3. Mixed Hearing Loss Mixed loss is the combination of conductive and sensorineural hearing loss. The conductive component of the hearing loss may be rectified medically (or surgically). The sensorineural component may not be rectifiable medically (or surgically). In such cases depending on the severity of the hearing loss, hearing aids are recommended to improve hearing sensitivity.

 

Audiological Tests
Various kinds of audiological tests are used to detect and differentiate between types of hearing loss. There are tests available to suit almost all age groups. These tests are designed using puretones, noise and speech as signals. Besides pure tone audiometry and speech audiometry, there are different kinds of procedures used in the field of audiology. Impedance audiometry is one of the special procedures used to detect and differentiate middle ear and inner ear pathologies. It is an objective and automated test conducted with an instrument called as an Immittance meter. Another special procedure is Brain Stem Evoked Response Audiometry (BSERA). This is also an objective and automated test conducted to differentiate between types of hearing loss and to locate the site of the lesion. BSERA is also widely used for research purposes.
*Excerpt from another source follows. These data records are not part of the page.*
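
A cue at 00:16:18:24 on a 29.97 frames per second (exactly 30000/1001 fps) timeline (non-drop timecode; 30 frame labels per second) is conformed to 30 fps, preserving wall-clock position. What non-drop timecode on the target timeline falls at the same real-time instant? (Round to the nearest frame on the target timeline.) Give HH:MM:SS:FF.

Source frame index: (0×3600 + 16×60 + 18) × 30 + 24 = 29364.
Real time: 29364 / (30000/1001) = 2449447/2500 s.
Target frame: (2449447/2500) × (30) = 7348341/250 ≈ 29393.364 → 29393.
At 30 labels/s: frame 29393 → 00:16:19:23.

00:16:19:23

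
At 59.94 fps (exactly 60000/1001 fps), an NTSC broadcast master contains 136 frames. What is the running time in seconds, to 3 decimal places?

Running time = 136 × 1001/60000 = 17017/7500 s ≈ 2.269 s.

2.269 seconds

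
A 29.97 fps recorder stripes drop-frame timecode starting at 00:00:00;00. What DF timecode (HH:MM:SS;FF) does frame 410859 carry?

Ten DF minutes hold 17982 frames, so frame 410859 lies in block 22 (frames 395604–413585) with 15255 frames into that block.
The block's first minute is 1800 frames and the rest 1798 each; 15255 frames reaches minute 8, so 22 × 18 + 8 × 2 = 412 labels have been skipped so far.
Adding those back, label number 410859 + 412 = 411271 at 30 labels/s is 13709 s + 1 f = 3 h 48 min 29 s frame 1, i.e. 03:48:29;01.

03:48:29;01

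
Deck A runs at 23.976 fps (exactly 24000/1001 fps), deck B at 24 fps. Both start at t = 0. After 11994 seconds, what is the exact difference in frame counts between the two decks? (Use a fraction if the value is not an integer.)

287856/1001 frames

A emits 24000/1001 × 11994 = 287856000/1001 frames; B emits 24 × 11994 = 287856.
Difference = 287856/1001 frames (≈ 287.5684); B is ahead of A.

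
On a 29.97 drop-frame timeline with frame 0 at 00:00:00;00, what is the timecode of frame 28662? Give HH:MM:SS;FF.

Ten DF minutes hold 17982 frames, so frame 28662 lies in block 1 (frames 17982–35963) with 10680 frames into that block.
The block's first minute is 1800 frames and the rest 1798 each; 10680 frames reaches minute 5, so 1 × 18 + 5 × 2 = 28 labels have been skipped so far.
Adding those back, label number 28662 + 28 = 28690 at 30 labels/s is 956 s + 10 f = 0 h 15 min 56 s frame 10, i.e. 00:15:56;10.

00:15:56;10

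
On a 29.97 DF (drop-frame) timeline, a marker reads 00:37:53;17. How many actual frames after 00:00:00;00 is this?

68139

Complete 10-minute blocks: 3, each 17982 frames → 53946.
Remaining 7 whole minutes in the current block: 1800 + 6 × 1798 = 12588 frames.
Within the current minute: 53 × 30 + 17 − 2 = 1605 (labels ;00/;01 skipped at this minute). Total = 53946 + 12588 + 1605 = 68139.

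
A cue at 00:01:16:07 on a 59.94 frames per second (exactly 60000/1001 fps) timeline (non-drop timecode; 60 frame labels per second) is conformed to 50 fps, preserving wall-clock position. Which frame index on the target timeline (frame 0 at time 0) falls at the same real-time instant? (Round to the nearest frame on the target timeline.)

frame 3810

Source frame index: (0×3600 + 1×60 + 16) × 60 + 7 = 4567.
Real time: 4567 / (60000/1001) = 4571567/60000 s.
Target frame: (4571567/60000) × (50) = 4571567/1200 ≈ 3809.639 → 3810.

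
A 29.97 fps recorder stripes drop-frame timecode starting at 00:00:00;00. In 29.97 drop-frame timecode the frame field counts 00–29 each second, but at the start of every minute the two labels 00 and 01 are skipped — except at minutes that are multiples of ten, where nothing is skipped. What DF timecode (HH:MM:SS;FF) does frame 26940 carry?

00:14:58;26

Each 10-minute DF block holds 10 × 60 × 30 − 9 × 2 = 17982 frames. 26940 ÷ 17982 → 1 full block, remainder 8958.
Within the partial block the first minute is 1800 frames and each further minute 1798, so 4 further minute boundaries passed. Total skipped labels = 18 × 1 + 2 × 4 = 26.
Non-drop label index = 26940 + 26 = 26966; at 30 labels/s that is 00:14:58:26, i.e. DF 00:14:58;26.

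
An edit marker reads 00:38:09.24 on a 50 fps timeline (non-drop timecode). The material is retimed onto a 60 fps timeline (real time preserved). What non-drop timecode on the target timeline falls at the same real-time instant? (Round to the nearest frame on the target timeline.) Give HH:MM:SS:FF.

Source frame index: (0×3600 + 38×60 + 9) × 50 + 24 = 114474.
Real time: 114474 / (50) = 57237/25 s.
Target frame: (57237/25) × (60) = 686844/5 ≈ 137368.800 → 137369.
At 60 labels/s: frame 137369 → 00:38:09:29.

00:38:09:29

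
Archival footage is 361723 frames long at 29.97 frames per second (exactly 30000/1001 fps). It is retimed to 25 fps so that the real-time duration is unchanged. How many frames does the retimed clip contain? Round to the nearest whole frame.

301737 frames

Frames at target rate = 361723 × (25) / (30000/1001) = 362084723/1200 ≈ 301737.269.
Nearest whole frame: 301737.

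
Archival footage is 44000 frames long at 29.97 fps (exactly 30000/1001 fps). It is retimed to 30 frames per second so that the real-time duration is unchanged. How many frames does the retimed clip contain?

44044 frames

Target frames = source frames × (target rate / source rate) = 44000 × (30)/(30000/1001) = 44000 × 1001/1000 = 44044.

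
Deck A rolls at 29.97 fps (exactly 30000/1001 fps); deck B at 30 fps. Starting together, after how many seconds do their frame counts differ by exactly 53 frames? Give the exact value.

The gap grows by |30 − 30000/1001| = 30/1001 frames per second.
Time for a 53-frame gap: 53 ÷ (30/1001) = 53053/30 s.

53053/30 seconds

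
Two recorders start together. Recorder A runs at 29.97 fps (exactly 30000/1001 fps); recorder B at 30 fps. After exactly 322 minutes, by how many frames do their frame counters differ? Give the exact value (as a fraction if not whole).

82800/143 frames

322 min = 19320 s.
A emits 30000/1001 × 19320 = 82800000/143 frames; B emits 30 × 19320 = 579600.
Difference = 82800/143 frames (≈ 579.0210); B is ahead of A.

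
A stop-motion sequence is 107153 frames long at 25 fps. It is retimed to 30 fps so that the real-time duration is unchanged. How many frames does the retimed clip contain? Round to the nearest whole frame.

Frames at target rate = 107153 × (30) / (25) = 642918/5 ≈ 128583.600.
Nearest whole frame: 128584.

128584 frames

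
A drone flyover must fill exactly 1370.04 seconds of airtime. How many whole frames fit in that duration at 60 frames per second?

82202 frames

Frames = 1370.04 × 60 = 411012/5 ≈ 82202.4000.
Complete frames: 82202.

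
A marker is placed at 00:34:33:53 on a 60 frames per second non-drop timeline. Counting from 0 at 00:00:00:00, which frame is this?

124433

Total seconds to the label: (0 × 3600 + 34 × 60 + 33) = 2073.
Frame index = 2073 × 60 + 53 = 124433.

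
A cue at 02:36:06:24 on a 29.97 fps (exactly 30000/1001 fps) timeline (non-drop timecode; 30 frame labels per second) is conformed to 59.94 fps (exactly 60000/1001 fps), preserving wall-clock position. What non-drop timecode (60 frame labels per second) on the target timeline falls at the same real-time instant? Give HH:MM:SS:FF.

02:36:06:48

Source frame index: (2×3600 + 36×60 + 6) × 30 + 24 = 281004.
Real time: 281004 / (30000/1001) = 23440417/2500 s.
Target frame: (23440417/2500) × (60000/1001) = 562008.
At 60 labels/s: frame 562008 → 02:36:06:48.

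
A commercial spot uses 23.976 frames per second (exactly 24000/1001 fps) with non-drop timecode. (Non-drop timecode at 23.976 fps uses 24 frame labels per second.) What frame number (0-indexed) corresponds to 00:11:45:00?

16920

Total seconds to the label: (0 × 3600 + 11 × 60 + 45) = 705.
Frame index = 705 × 24 + 0 = 16920.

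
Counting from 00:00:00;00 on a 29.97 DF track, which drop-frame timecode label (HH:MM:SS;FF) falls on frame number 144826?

Each 10-minute DF block holds 10 × 60 × 30 − 9 × 2 = 17982 frames. 144826 ÷ 17982 → 8 full blocks, remainder 970.
Within the partial block the first minute is 1800 frames and each further minute 1798, so 0 further minute boundaries passed. Total skipped labels = 18 × 8 + 2 × 0 = 144.
Non-drop label index = 144826 + 144 = 144970; at 30 labels/s that is 01:20:32:10, i.e. DF 01:20:32;10.

01:20:32;10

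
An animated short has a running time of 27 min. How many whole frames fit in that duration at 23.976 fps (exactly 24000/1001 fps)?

38841 frames

27 min = 1620 s.
Frames = 1620 × 24000/1001 = 38880000/1001 ≈ 38841.1588.
Complete frames: 38841.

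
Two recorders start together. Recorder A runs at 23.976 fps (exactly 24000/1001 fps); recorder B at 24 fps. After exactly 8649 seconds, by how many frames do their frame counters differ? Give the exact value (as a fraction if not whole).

A emits 24000/1001 × 8649 = 207576000/1001 frames; B emits 24 × 8649 = 207576.
Difference = 207576/1001 frames (≈ 207.3686); B is ahead of A.

207576/1001 frames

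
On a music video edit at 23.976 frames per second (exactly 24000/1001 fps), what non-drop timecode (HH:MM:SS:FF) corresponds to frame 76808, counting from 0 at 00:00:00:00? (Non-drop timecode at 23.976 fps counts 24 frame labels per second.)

00:53:20:08

76808 ÷ 24 = 3200 full seconds, remainder 8 frames.
3200 s = 0 h 53 min 20 s.
Timecode: 00:53:20:08.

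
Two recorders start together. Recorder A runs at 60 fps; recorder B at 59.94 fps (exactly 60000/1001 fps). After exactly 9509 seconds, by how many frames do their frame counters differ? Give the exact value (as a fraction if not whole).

A emits 60 × 9509 = 570540 frames; B emits 60000/1001 × 9509 = 570540000/1001.
Difference = 570540/1001 frames (≈ 569.9700); B is behind A.

570540/1001 frames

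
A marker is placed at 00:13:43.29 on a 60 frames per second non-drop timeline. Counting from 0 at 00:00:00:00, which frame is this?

frame 49409

Total seconds to the label: (0 × 3600 + 13 × 60 + 43) = 823.
Frame index = 823 × 60 + 29 = 49409.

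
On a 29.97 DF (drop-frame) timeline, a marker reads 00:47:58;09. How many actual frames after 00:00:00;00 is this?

Complete 10-minute blocks: 4, each 17982 frames → 71928.
Remaining 7 whole minutes in the current block: 1800 + 6 × 1798 = 12588 frames.
Within the current minute: 58 × 30 + 9 − 2 = 1747 (labels ;00/;01 skipped at this minute). Total = 71928 + 12588 + 1747 = 86263.

86263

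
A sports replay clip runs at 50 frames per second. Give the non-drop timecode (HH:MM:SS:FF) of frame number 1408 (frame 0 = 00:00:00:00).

00:00:28:08

1408 ÷ 50 = 28 full seconds, remainder 8 frames.
28 s = 0 h 0 min 28 s.
Timecode: 00:00:28:08.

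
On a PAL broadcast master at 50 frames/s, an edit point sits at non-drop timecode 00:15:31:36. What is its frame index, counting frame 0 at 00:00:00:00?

Total seconds to the label: (0 × 3600 + 15 × 60 + 31) = 931.
Frame index = 931 × 50 + 36 = 46586.

frame 46586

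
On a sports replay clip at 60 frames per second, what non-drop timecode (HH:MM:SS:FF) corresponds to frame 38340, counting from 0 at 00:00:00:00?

38340 ÷ 60 = 639 full seconds, remainder 0 frames.
639 s = 0 h 10 min 39 s.
Timecode: 00:10:39:00.

00:10:39:00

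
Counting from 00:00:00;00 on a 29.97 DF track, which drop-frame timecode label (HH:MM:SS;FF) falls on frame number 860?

Each 10-minute DF block holds 10 × 60 × 30 − 9 × 2 = 17982 frames. 860 ÷ 17982 → 0 full blocks, remainder 860.
Within the partial block the first minute is 1800 frames and each further minute 1798, so 0 further minute boundaries passed. Total skipped labels = 18 × 0 + 2 × 0 = 0.
Non-drop label index = 860 + 0 = 860; at 30 labels/s that is 00:00:28:20, i.e. DF 00:00:28;20.

00:00:28;20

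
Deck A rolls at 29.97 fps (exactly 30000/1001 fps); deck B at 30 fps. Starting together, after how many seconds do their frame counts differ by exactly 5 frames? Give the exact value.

1001/6 seconds

The gap grows by |30 − 30000/1001| = 30/1001 frames per second.
Time for a 5-frame gap: 5 ÷ (30/1001) = 1001/6 s.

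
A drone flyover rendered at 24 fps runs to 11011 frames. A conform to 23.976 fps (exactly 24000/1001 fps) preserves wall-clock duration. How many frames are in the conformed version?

11000 frames

Target frames = source frames × (target rate / source rate) = 11011 × (24000/1001)/(24) = 11011 × 1000/1001 = 11000.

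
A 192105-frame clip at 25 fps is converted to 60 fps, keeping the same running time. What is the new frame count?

461052 frames

Target frames = source frames × (target rate / source rate) = 192105 × (60)/(25) = 192105 × 12/5 = 461052.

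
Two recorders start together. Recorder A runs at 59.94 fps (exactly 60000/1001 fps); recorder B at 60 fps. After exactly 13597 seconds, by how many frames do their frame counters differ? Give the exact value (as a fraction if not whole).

A emits 60000/1001 × 13597 = 815820000/1001 frames; B emits 60 × 13597 = 815820.
Difference = 815820/1001 frames (≈ 815.0050); B is ahead of A.

815820/1001 frames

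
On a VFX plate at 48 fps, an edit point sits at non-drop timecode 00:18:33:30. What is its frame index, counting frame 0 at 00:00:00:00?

Total seconds to the label: (0 × 3600 + 18 × 60 + 33) = 1113.
Frame index = 1113 × 48 + 30 = 53454.

frame 53454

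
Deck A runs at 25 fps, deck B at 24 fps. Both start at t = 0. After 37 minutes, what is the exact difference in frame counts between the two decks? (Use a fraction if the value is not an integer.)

2220 frames

37 min = 2220 s.
A emits 25 × 2220 = 55500 frames; B emits 24 × 2220 = 53280.
Difference = 2220 frames; B is behind A.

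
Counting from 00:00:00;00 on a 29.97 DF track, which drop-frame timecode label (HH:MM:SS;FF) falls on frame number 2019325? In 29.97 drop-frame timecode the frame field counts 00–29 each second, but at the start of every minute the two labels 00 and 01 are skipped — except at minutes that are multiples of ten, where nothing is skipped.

Each 10-minute DF block holds 10 × 60 × 30 − 9 × 2 = 17982 frames. 2019325 ÷ 17982 → 112 full blocks, remainder 5341.
Within the partial block the first minute is 1800 frames and each further minute 1798, so 2 further minute boundaries passed. Total skipped labels = 18 × 112 + 2 × 2 = 2020.
Non-drop label index = 2019325 + 2020 = 2021345; at 30 labels/s that is 18:42:58:05, i.e. DF 18:42:58;05.

18:42:58;05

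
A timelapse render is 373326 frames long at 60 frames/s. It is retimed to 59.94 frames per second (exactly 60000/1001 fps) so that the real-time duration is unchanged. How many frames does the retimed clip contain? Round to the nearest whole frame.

372953 frames

Frames at target rate = 373326 × (60000/1001) / (60) = 373326000/1001 ≈ 372953.047.
Nearest whole frame: 372953.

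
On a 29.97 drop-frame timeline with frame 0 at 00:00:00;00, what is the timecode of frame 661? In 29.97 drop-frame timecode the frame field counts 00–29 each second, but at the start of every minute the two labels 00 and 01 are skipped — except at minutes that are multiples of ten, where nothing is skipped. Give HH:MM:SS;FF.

Each 10-minute DF block holds 10 × 60 × 30 − 9 × 2 = 17982 frames. 661 ÷ 17982 → 0 full blocks, remainder 661.
Within the partial block the first minute is 1800 frames and each further minute 1798, so 0 further minute boundaries passed. Total skipped labels = 18 × 0 + 2 × 0 = 0.
Non-drop label index = 661 + 0 = 661; at 30 labels/s that is 00:00:22:01, i.e. DF 00:00:22;01.

00:00:22;01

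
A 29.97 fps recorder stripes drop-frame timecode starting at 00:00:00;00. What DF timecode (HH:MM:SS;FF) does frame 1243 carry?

00:00:41;13

Ten DF minutes hold 17982 frames, so frame 1243 lies in block 0 (frames 0–17981) with 1243 frames into that block.
The block's first minute is 1800 frames and the rest 1798 each; 1243 frames reaches minute 0, so 0 × 18 + 0 × 2 = 0 labels have been skipped so far.
Adding those back, label number 1243 + 0 = 1243 at 30 labels/s is 41 s + 13 f = 0 h 0 min 41 s frame 13, i.e. 00:00:41;13.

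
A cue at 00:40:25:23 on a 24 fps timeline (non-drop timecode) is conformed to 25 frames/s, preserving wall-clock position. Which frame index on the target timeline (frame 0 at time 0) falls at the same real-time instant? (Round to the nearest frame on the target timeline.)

Source frame index: (0×3600 + 40×60 + 25) × 24 + 23 = 58223.
Real time: 58223 / (24) = 58223/24 s.
Target frame: (58223/24) × (25) = 1455575/24 ≈ 60648.958 → 60649.

frame 60649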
These tests are administered and interpreted by an audiologist.

 

Rehabilitation
Besides administration and interpretation of audiological tests, an audiologist also plays a major role in rehabilitation of patients with hearing problems. Hearing aids, sign language, speech reading, total communication methods are used in rehabilitation. The audiologist also plays an important role in auditory training for the post-surgical cases of cochlear implants. Auditory training helps the patient obtain the best possible results from their aids.

 

Hearing Aids
There are three kinds of hearing aids.

1. Body level hearing aids

2. Behind the ear hearing aids (BTE)

3. In the ear hearing aids (ITE)

Body level aids are becoming less frequent. BTEs and the ITEs are commonly used. Hearing aids are prescribed based on the degree and type of hearing loss. Communication significantly improves as the hearing of an individual is enhanced by the use of hearing aids. In some cases, strategies like speech reading are also combined with the use of hearing aids to facilitate better communication. Hearing loss caused due to aging is called presbycusis. Hearing aids play a major role in improving hearing sensitivity for individuals with presbycusis. Depending on the degree and type of hearing loss and the speech audiometry test results, hearing aids are recommended. Cochlear implants are also successfully used in some cases. /font>

 

Early Intervention
An audiologist also plays an important role in early intervention of hearing loss. Research has shown that early detection and rehabilitation of hearing loss leads to better development of speech and language abilities of the child. In children with hearing loss, where hearing aids are not beneficial, methods like sign language, speech reading, total communication methods etc. are employed to develop communicative abilities of the children. Recent developments like cochlear implants are also used and seem to be effective.